«Wichtig ist der Erhalt der Arbeitsmarktfähigkeit in der zweiten Hälfte des Berufslebens» Gabriel Fischer, Leiter Wirtschaftspolitik bei Travail.Suisse, über die Notwendigkeit, Vorurteile gegenüber älteren Stellensuchenden abzubauen.

Gabriel Fischer, Leiter Wirtschaftspolitik bei Travail.Suisse, über die Notwendigkeit, Vorurteile gegenüber älteren Stellensuchenden abzubauen.

 

Gabriel Fischer ist Leiter Wirtschaftspolitik bei Travail.Suisse

Arbeitnehmende haben bereits ab dem Alter von 50 Jahren Mühe, eine Stelle zu finden. Weshalb eigentlich?

Gabriel Fischer: Zuerst einmal ist zu sagen, dass auch viele ältere Arbeitnehmende gut in den Arbeitsmarkt integriert sind. Schwierig kann es für sie aber werden, bei Stellenverlust wieder eine neue Stelle zu finden. Hier existieren offensichtlich Vorurteile bei den Arbeitgebern.

Hat sich diese Situation in Folge der Corona-Krise noch verschärft?

Erste Entlassungen aufgrund der Corona-Krise haben stattgefunden. Dabei handelt es sich aber in erster Linie um prekär Beschäftigte mit entsprechend kurzen Kündigungsfristen. Aufgrund des wirtschaftlichen Einbruchs dürften weitere Entlassungen folgen und dabei dann insbesondere auch ältere Arbeitnehmende betroffen sein.

Welche Massnahmen gibt es, um ältere Stellensuchende zu unterstützen?
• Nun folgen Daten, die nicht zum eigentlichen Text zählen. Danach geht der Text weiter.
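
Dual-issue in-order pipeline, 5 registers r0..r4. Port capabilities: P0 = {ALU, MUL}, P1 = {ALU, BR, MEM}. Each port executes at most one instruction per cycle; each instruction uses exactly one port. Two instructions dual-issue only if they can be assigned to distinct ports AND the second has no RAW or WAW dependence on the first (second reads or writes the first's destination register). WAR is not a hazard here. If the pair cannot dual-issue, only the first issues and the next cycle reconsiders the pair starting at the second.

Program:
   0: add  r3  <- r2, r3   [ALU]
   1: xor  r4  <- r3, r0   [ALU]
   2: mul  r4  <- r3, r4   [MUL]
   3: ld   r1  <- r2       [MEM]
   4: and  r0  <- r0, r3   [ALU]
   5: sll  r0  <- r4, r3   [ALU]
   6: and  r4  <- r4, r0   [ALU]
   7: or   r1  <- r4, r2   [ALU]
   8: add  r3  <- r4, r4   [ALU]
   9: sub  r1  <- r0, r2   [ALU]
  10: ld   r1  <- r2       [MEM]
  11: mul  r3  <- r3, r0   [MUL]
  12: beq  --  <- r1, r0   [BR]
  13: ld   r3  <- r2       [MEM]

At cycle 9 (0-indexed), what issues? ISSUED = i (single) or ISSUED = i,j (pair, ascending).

ISSUED = 12

[0] i0  add  -- RAW r3
[1] i1  xor  -- RAW+WAW r4
[2] i2&i3  mul;ld  -- dual
[3] i4  and  -- WAW r0
[4] i5  sll  -- RAW r0
[5] i6  and  -- RAW r4
[6] i7&i8  or;add  -- dual
[7] i9  sub  -- WAW r1
[8] i10&i11  ld;mul  -- dual
[9] i12  beq  -- no-port BR/MEM
[10] i13  ld  -- tail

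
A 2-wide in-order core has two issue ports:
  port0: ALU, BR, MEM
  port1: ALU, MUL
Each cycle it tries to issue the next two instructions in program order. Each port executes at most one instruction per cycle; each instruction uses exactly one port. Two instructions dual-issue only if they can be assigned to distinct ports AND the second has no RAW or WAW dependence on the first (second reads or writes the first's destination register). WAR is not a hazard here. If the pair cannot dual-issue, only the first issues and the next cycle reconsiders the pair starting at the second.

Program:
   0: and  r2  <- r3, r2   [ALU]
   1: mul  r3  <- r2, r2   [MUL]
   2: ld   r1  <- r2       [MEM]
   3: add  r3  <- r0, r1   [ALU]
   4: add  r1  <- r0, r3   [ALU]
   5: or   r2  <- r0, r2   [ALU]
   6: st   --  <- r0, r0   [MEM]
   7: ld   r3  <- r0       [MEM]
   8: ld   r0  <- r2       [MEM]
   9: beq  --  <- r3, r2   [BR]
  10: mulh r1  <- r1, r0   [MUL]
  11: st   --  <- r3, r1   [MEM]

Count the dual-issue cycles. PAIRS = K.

c0: i0 and  RAW r2
c1: i1&i2 mul ld  2-wide
c2: i3 add  RAW r3
c3: i4&i5 add or  2-wide
c4: i6 st  no-port MEM/MEM
c5: i7 ld  no-port MEM/MEM
c6: i8 ld  no-port MEM/BR
c7: i9&i10 beq mulh  2-wide
c8: i11 st  tail

PAIRS = 3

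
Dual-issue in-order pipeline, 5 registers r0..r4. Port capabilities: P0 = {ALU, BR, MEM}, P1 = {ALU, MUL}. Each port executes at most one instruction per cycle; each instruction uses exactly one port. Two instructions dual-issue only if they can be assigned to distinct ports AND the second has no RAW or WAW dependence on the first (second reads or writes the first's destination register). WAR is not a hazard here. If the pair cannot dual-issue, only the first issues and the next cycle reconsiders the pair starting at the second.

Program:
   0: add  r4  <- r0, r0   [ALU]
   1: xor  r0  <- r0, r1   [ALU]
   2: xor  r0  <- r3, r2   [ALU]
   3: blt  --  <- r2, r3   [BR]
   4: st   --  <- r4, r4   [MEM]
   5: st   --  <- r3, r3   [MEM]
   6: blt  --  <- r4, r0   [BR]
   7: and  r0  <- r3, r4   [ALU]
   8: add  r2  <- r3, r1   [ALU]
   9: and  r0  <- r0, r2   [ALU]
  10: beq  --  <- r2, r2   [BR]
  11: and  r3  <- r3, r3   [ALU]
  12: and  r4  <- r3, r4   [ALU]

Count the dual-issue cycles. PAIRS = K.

PAIRS = 4

[0] i0&i1  add/xor  -- pair
[1] i2&i3  xor/blt  -- pair
[2] i4  st  -- no-port MEM/MEM
[3] i5  st  -- no-port MEM/BR
[4] i6&i7  blt/and  -- pair
[5] i8  add  -- RAW r2
[6] i9&i10  and/beq  -- pair
[7] i11  and  -- RAW r3
[8] i12  and  -- tail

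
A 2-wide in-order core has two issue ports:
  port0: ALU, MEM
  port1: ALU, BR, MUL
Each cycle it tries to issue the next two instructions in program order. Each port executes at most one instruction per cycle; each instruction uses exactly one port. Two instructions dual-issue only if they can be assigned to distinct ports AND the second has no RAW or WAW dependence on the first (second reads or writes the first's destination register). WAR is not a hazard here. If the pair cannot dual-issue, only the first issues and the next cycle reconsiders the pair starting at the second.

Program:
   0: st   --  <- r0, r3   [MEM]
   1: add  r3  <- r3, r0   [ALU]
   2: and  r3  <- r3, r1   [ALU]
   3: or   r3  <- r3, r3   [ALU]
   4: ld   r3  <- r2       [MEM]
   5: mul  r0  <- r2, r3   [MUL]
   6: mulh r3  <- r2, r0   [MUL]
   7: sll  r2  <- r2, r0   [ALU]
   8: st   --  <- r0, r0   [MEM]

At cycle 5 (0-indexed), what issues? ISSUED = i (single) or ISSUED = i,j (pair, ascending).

ISSUED = 6,7

t=0 i0,i1:st.MEM add.ALU ; dual
t=1 i2:and.ALU ; RAW+WAW r3
t=2 i3:or.ALU ; WAW r3
t=3 i4:ld.MEM ; RAW r3
t=4 i5:mul.MUL ; no-port MUL/MUL
t=5 i6,i7:mulh.MUL sll.ALU ; dual
t=6 i8:st.MEM ; tail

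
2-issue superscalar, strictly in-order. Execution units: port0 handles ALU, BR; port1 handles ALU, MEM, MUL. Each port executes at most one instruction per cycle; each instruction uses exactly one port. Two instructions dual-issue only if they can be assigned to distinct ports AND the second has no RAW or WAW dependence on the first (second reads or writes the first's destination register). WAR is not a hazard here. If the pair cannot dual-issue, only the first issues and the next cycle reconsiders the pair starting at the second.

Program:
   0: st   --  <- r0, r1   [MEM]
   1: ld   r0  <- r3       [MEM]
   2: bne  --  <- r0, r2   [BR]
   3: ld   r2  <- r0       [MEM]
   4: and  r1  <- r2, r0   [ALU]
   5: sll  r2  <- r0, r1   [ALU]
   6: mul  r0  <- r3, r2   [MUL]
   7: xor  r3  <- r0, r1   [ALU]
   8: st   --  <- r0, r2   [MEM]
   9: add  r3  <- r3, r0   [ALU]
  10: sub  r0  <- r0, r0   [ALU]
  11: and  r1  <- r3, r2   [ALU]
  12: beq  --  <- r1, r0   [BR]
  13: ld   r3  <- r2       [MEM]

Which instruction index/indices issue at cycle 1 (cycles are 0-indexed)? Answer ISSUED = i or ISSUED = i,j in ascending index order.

ISSUED = 1

[0] i0  st.MEM  -- no-port MEM/MEM
[1] i1  ld.MEM  -- RAW r0
[2] i2,i3  bne.BR/ld.MEM  -- dual
[3] i4  and.ALU  -- RAW r1
[4] i5  sll.ALU  -- RAW r2
[5] i6  mul.MUL  -- RAW r0
[6] i7,i8  xor.ALU/st.MEM  -- dual
[7] i9,i10  add.ALU/sub.ALU  -- dual
[8] i11  and.ALU  -- RAW r1
[9] i12,i13  beq.BR/ld.MEM  -- dual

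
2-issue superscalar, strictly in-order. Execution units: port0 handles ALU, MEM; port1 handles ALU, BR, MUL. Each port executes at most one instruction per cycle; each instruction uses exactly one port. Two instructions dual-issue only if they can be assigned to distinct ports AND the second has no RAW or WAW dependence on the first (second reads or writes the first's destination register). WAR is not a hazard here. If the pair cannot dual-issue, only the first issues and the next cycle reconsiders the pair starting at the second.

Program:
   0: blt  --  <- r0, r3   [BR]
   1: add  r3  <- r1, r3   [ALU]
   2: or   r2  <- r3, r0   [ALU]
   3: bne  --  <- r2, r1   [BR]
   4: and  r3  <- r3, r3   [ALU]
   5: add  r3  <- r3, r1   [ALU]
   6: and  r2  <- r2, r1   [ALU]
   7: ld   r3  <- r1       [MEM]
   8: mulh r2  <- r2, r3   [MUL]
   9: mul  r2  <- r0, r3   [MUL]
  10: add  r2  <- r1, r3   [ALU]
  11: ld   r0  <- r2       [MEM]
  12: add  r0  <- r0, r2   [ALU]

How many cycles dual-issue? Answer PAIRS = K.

0. blt add @i0&i1  | pair
1. or @i2  | RAW r2
2. bne and @i3&i4  | pair
3. add and @i5&i6  | pair
4. ld @i7  | RAW r3
5. mulh @i8  | no-port MUL/MUL
6. mul @i9  | WAW r2
7. add @i10  | RAW r2
8. ld @i11  | RAW+WAW r0
9. add @i12  | tail

PAIRS = 3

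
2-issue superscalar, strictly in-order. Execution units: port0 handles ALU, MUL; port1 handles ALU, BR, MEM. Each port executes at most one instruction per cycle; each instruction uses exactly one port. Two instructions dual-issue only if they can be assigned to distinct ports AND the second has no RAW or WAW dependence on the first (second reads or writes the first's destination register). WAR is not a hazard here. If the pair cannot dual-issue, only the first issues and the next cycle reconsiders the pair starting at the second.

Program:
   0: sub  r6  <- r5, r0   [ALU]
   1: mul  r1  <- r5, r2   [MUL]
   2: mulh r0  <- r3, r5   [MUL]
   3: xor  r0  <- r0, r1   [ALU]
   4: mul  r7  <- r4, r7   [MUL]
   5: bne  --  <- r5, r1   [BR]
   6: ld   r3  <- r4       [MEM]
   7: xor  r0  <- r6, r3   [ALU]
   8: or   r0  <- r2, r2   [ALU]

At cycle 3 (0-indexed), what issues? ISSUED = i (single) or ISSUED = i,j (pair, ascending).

ISSUED = 5

t=0 i0/i1:sub.ALU+mul.MUL ; dual
t=1 i2:mulh.MUL ; RAW+WAW r0
t=2 i3/i4:xor.ALU+mul.MUL ; dual
t=3 i5:bne.BR ; no-port BR/MEM
t=4 i6:ld.MEM ; RAW r3
t=5 i7:xor.ALU ; WAW r0
t=6 i8:or.ALU ; tail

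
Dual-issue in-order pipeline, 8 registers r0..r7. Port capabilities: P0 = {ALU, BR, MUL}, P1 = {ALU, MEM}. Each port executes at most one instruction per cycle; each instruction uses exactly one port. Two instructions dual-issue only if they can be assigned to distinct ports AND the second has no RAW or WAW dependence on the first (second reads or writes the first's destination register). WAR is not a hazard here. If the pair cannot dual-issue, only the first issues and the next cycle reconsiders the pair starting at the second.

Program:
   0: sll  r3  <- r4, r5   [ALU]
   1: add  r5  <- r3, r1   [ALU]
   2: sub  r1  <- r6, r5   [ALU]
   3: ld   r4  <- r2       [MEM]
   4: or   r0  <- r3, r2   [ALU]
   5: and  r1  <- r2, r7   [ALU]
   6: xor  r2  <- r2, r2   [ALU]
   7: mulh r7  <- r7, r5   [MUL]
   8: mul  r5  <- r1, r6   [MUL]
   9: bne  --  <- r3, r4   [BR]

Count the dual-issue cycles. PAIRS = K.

PAIRS = 3

t=0 i0:sll.ALU ; RAW r3
t=1 i1:add.ALU ; RAW r5
t=2 i2/i3:sub.ALU/ld.MEM ; 2-wide
t=3 i4/i5:or.ALU/and.ALU ; 2-wide
t=4 i6/i7:xor.ALU/mulh.MUL ; 2-wide
t=5 i8:mul.MUL ; no-port MUL/BR
t=6 i9:bne.BR ; tail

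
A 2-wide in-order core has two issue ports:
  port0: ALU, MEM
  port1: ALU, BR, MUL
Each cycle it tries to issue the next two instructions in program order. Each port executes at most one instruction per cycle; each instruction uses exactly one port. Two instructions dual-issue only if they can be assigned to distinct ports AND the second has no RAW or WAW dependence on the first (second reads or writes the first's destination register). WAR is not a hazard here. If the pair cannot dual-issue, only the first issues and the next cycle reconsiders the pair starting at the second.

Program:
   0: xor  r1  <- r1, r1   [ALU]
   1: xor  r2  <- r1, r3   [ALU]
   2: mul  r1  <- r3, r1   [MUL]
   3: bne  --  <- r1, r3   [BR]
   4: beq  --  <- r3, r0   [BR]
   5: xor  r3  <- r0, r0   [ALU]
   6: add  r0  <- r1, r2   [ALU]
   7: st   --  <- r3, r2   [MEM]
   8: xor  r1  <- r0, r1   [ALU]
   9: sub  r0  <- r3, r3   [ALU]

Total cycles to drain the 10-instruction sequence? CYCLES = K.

CYCLES = 6

c0: i0 xor.ALU  RAW r1
c1: i1,i2 xor.ALU/mul.MUL  dual
c2: i3 bne.BR  no-port BR/BR
c3: i4,i5 beq.BR/xor.ALU  dual
c4: i6,i7 add.ALU/st.MEM  dual
c5: i8,i9 xor.ALU/sub.ALU  dual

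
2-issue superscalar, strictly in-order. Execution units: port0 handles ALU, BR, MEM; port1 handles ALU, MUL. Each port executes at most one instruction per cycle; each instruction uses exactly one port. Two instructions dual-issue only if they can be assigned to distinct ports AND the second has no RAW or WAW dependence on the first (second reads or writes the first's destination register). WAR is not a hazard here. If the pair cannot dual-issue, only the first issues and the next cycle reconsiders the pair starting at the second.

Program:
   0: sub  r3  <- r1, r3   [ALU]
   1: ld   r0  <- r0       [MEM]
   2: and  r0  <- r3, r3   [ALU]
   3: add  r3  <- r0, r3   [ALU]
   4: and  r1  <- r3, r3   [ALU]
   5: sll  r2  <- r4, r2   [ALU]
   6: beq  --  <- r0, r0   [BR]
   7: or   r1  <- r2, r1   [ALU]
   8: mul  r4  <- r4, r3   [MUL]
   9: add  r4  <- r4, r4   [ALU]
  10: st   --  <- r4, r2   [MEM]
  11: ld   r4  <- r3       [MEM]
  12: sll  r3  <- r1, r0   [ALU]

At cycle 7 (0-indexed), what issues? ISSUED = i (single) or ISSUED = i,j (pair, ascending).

0. sub/ld @i0,i1  | dual
1. and @i2  | RAW r0
2. add @i3  | RAW r3
3. and/sll @i4,i5  | dual
4. beq/or @i6,i7  | dual
5. mul @i8  | RAW+WAW r4
6. add @i9  | RAW r4
7. st @i10  | no-port MEM/MEM
8. ld/sll @i11,i12  | dual

ISSUED = 10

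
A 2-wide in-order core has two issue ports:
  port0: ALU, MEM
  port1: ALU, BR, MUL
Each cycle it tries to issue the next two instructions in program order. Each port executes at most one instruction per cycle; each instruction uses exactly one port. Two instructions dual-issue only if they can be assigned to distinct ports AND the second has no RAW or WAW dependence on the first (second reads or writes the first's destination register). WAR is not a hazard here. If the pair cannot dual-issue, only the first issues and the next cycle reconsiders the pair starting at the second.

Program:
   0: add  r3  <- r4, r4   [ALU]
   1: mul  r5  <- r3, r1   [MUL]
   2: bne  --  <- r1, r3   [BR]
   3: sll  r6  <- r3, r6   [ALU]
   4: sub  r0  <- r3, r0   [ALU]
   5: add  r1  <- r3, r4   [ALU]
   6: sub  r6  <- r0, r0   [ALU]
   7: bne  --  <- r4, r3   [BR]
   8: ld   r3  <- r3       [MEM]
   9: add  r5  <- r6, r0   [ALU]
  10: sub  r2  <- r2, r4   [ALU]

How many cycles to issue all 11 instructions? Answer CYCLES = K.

CYCLES = 7

#0 head=0: add i0 RAW r3
#1 head=1: mul i1 no-port MUL/BR
#2 head=2: bne+sll i2,i3 dual
#3 head=4: sub+add i4,i5 dual
#4 head=6: sub+bne i6,i7 dual
#5 head=8: ld+add i8,i9 dual
#6 head=10: sub i10 tail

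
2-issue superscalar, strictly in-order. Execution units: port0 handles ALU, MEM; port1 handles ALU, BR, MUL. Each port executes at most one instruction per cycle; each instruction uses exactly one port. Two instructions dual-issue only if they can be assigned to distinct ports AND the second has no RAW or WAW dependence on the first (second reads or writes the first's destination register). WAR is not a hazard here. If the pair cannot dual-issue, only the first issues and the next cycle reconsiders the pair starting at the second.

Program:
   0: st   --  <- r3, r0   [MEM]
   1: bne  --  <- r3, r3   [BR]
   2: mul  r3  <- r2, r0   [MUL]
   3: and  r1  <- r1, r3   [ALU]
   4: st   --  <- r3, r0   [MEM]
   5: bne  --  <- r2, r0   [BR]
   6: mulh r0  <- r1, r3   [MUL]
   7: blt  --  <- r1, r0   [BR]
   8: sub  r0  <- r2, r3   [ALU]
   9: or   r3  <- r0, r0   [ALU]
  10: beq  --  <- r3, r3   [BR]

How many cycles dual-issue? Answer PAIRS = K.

PAIRS = 3

t=0 i0/i1:st/bne ; dual
t=1 i2:mul ; RAW r3
t=2 i3/i4:and/st ; dual
t=3 i5:bne ; no-port BR/MUL
t=4 i6:mulh ; no-port MUL/BR
t=5 i7/i8:blt/sub ; dual
t=6 i9:or ; RAW r3
t=7 i10:beq ; tail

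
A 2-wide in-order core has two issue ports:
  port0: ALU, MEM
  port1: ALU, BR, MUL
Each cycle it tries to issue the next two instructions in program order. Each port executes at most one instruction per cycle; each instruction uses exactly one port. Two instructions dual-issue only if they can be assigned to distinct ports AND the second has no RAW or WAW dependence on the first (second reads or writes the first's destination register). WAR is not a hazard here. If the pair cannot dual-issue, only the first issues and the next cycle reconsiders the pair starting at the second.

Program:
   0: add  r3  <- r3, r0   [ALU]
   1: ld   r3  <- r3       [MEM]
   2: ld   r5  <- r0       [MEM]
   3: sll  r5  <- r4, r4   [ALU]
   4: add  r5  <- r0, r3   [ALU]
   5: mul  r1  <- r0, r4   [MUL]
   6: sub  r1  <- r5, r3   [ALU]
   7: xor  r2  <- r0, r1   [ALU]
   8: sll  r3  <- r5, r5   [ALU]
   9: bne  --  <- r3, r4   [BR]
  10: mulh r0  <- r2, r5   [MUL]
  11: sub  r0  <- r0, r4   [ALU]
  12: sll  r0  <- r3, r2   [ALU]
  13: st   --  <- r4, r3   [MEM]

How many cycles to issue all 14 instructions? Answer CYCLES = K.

[0] i0  add  -- RAW+WAW r3
[1] i1  ld  -- no-port MEM/MEM
[2] i2  ld  -- WAW r5
[3] i3  sll  -- WAW r5
[4] i4,i5  add+mul  -- pair
[5] i6  sub  -- RAW r1
[6] i7,i8  xor+sll  -- pair
[7] i9  bne  -- no-port BR/MUL
[8] i10  mulh  -- RAW+WAW r0
[9] i11  sub  -- WAW r0
[10] i12,i13  sll+st  -- pair

CYCLES = 11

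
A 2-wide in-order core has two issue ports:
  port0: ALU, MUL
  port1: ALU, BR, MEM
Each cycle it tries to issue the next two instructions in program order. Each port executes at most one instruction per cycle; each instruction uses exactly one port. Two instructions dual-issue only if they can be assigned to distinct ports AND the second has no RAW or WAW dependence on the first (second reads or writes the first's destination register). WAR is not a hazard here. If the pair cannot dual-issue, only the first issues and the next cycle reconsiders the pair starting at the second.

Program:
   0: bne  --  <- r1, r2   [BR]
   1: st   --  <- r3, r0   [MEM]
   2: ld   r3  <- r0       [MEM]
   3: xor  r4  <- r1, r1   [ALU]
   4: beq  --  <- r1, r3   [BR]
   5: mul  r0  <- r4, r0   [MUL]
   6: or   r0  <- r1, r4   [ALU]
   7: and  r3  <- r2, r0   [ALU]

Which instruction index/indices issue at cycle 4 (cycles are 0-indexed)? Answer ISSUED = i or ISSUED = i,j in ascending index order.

ISSUED = 6

[0] i0  bne  -- no-port BR/MEM
[1] i1  st  -- no-port MEM/MEM
[2] i2,i3  ld+xor  -- 2-wide
[3] i4,i5  beq+mul  -- 2-wide
[4] i6  or  -- RAW r0
[5] i7  and  -- tail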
Mit der Stellenmeldepflicht für offene Stellen wurde ein wichtiges Instrument geschaffen, um diskriminierte Personen auf dem Arbeitsmarkt zu unterstützen. Ausserdem ist eine intensivere Betreuung in den regionalen Arbeitsvermittlungen, den RAVs, über individuelle Angebote und Coachings eine sinnvolle Massnahme. Entscheidend für die Wiederbeschäftigung bleibt aber der Abbau der Vorurteile bei den Arbeitgebern.

Was können über 50-Jährige tun, um sich bestmöglich im Arbeitsmarkt zu
positionieren?

Wichtig ist der Erhalt der Arbeitsmarktfähigkeit. Dazu tragen kontinuierliche Aus- und Weiterbildungen und regelmässige Laufbahn- und Standortbestimmungen bei – auch in der zweiten Hälfte des Berufslebens. Entscheidend für eine erfolgreiche Integration in den Arbeitsmarkt, hat sich ausserdem eine intensive Pflege des eigenen Netzwerkes gezeigt.

Gibt es auch kreative Ansätze – beispielsweise in Sachen Lohnverhandlungen, Reduktion der Verantwortung oder Teilzeitpensen?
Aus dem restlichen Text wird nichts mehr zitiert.